25 May 2025 at 15:07
Fed Chair Jerome Powell
Federal Reserve Chairman Jerome Powell is a graduate of Princeton University.

Bonnie Cash/Getty Images

  • Jerome Powell addressed graduates on Sunday at his alma mater, Princeton University.
  • Powell told the graduates he didn't major in economics in college because he found it "boring."
  • After Princeton, Powell went to law school and decades later became chairman of the Federal Reserve.

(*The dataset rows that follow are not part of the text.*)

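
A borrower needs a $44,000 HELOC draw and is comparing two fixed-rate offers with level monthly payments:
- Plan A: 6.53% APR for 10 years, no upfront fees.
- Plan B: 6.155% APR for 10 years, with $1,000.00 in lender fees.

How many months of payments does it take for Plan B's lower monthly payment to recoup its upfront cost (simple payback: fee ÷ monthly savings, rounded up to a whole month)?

Plan A: monthly rate = 6.53%/12 = 0.0054417; payment = 44,000 × 0.0054417 / (1 − (1+0.0054417)^−120) = $500.28.
Plan B: at 6.155% the monthly rate is 0.0051292, so the payment is 44,000 × 0.0051292 / (1 − 1.0051292^−120) = $491.92.
Monthly savings = $500.28 − $491.92 = $8.36.
Break-even = $1,000.00 / $8.36 = 119.62 → 120 months.

120 months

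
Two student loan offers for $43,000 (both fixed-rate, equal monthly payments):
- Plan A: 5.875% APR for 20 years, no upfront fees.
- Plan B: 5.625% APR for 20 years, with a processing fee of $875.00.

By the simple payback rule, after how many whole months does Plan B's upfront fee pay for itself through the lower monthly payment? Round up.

Plan A: at 5.875% the monthly rate is 0.0048958, so the payment is 43,000 × 0.0048958 / (1 − 1.0048958^−240) = $304.97.
Plan B: monthly rate = 5.625%/12 = 0.0046875; payment = 43,000 × 0.0046875 / (1 − (1+0.0046875)^−240) = $298.84.
Monthly savings = $304.97 − $298.84 = $6.13.
Break-even = $875.00 / $6.13 = 142.74 → 143 months.

143 months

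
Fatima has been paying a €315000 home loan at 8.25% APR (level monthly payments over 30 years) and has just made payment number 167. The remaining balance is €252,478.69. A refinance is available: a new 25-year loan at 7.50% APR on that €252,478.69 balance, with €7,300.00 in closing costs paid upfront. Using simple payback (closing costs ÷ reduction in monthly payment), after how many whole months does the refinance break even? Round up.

Current payment = 315,000 × 8.25%/12 / (1 − (1+0.0068750)^−360) = €2,366.49.
Refinanced payment = 252,478.69 × 0.0062500 / (1 − (1+0.0062500)^−300) = €1,865.80.
Monthly savings = €2,366.49 − €1,865.80 = €500.69.
Break-even = €7,300.00 / €500.69 = 14.58 → 15 months.

15 months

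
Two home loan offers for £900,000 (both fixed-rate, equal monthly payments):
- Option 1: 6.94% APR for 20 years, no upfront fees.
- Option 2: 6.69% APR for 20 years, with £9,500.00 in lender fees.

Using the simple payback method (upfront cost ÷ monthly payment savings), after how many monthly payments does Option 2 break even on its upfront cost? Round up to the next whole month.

71 months

Option 1: monthly rate = 6.94%/12 = 0.0057833; payment = 900,000 × 0.0057833 / (1 − (1+0.0057833)^−240) = £6,945.31.
Option 2: at 6.69% the monthly rate is 0.0055750, so the payment is 900,000 × 0.0055750 / (1 − 1.0055750^−240) = £6,811.21.
Monthly savings = £6,945.31 − £6,811.21 = £134.10.
Break-even = £9,500.00 / £134.10 = 70.84 → 71 months.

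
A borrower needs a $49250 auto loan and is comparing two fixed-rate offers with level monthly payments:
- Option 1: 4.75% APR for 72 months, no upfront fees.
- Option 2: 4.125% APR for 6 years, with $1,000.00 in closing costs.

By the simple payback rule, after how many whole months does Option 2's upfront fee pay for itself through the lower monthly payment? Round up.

Option 1: at 4.75% the monthly rate is 0.0039583, so the payment is 49,250 × 0.0039583 / (1 − 1.0039583^−72) = $787.47.
Option 2: at 4.125% the monthly rate is 0.0034375, so the payment is 49,250 × 0.0034375 / (1 − 1.0034375^−72) = $773.33.
Monthly savings = $787.47 − $773.33 = $14.14.
Break-even = $1,000.00 / $14.14 = 70.72 → 71 months.

71 months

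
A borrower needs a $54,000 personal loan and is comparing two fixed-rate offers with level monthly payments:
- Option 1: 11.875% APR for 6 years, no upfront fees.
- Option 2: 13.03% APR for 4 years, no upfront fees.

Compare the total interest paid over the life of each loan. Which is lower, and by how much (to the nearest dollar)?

Option 2 by $6,183

Option 1: at 11.875% the monthly rate is 0.0098958, so the payment is 54,000 × 0.0098958 / (1 − 1.0098958^−72) = $1,052.20.
Total interest on Option 1 = 72 × $1,052.20 − $54,000 = $21,758.40.
Option 2: monthly rate = 13.03%/12 = 0.0108583; payment = 54,000 × 0.0108583 / (1 − (1+0.0108583)^−48) = $1,449.49.
Total interest on Option 2 = 48 × $1,449.49 − $54,000 = $15,575.52.
Option 2 is lower by $6,182.88.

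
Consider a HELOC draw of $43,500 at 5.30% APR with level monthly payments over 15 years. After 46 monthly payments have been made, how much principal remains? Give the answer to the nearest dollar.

With monthly rate i = 5.3%/12 = 0.0044167, the balance after k of n payments is P · [(1+i)^n − (1+i)^k] / [(1+i)^n − 1].
(1+0.0044167)^180 = 2.21056807 and (1+0.0044167)^46 = 1.22472867, so the balance is 43,500 × (2.21056807 − 1.22472867) / (2.21056807 − 1) = $35,424.70.

$35,425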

Federal Reserve Chairman Jerome Powell told Princeton University graduates on Sunday that he didn't major in economics as a student because, at the time, he found the subject "boring and useless."

As Powell gave the Baccalaureate address at Princeton, where he graduated with a degree in politics, he recounted his path to a career that included the private sector and government service.

"I had no real plan for life after Princeton," he said. "Many of my classmates and friends went straight into prestigious graduate schools, politics, or Wall Street. Others went on to global capitals, the military, or the Peace Corps."

He continued: "I had brushed off my parents' one academic suggestion, which was to major in economics, which struck me as boring and useless. After 13 years at the Fed, I admit I was wrong about that."

Powell then spoke about life after Princeton and how it set him up for his future.

"After graduation, I had no plan and no job, and wound up putting labels on shelves in a warehouse for six months. I didn't feel great about that," he said. "In hindsight, that time in the warehouse was a blessing, and exactly what I needed. The next fall I entered law school, and for the first time I was highly resolved to make the most of the opportunity."

Powell attended law school at Georgetown University and later worked in investment banking and at the Treasury Department.

In 2011, then-President Barack Obama nominated Powell to the Federal Reserve Board of Governors, and Powell joined the board in 2012 after the Senate confirmed his nomination. In 2017, President Donald Trump nominated Powell to serve as chair, and in 2021, then-President Joe Biden renominated Powell as chair.

In recent months, Trump has publicly griped about Powell. In April, he said he was "not happy" with the Federal Reserve chair, in part because Powell has not lowered interest rates this year.

That same month, Trump posted on his Truth Social platform, "Powell's termination cannot come fast enough!"

Trump later said he had "no intention" of firing Powell. Last November, Powell said he wouldn't leave his post even if Trump asked him to.

"Not permitted under the law," he said at the time.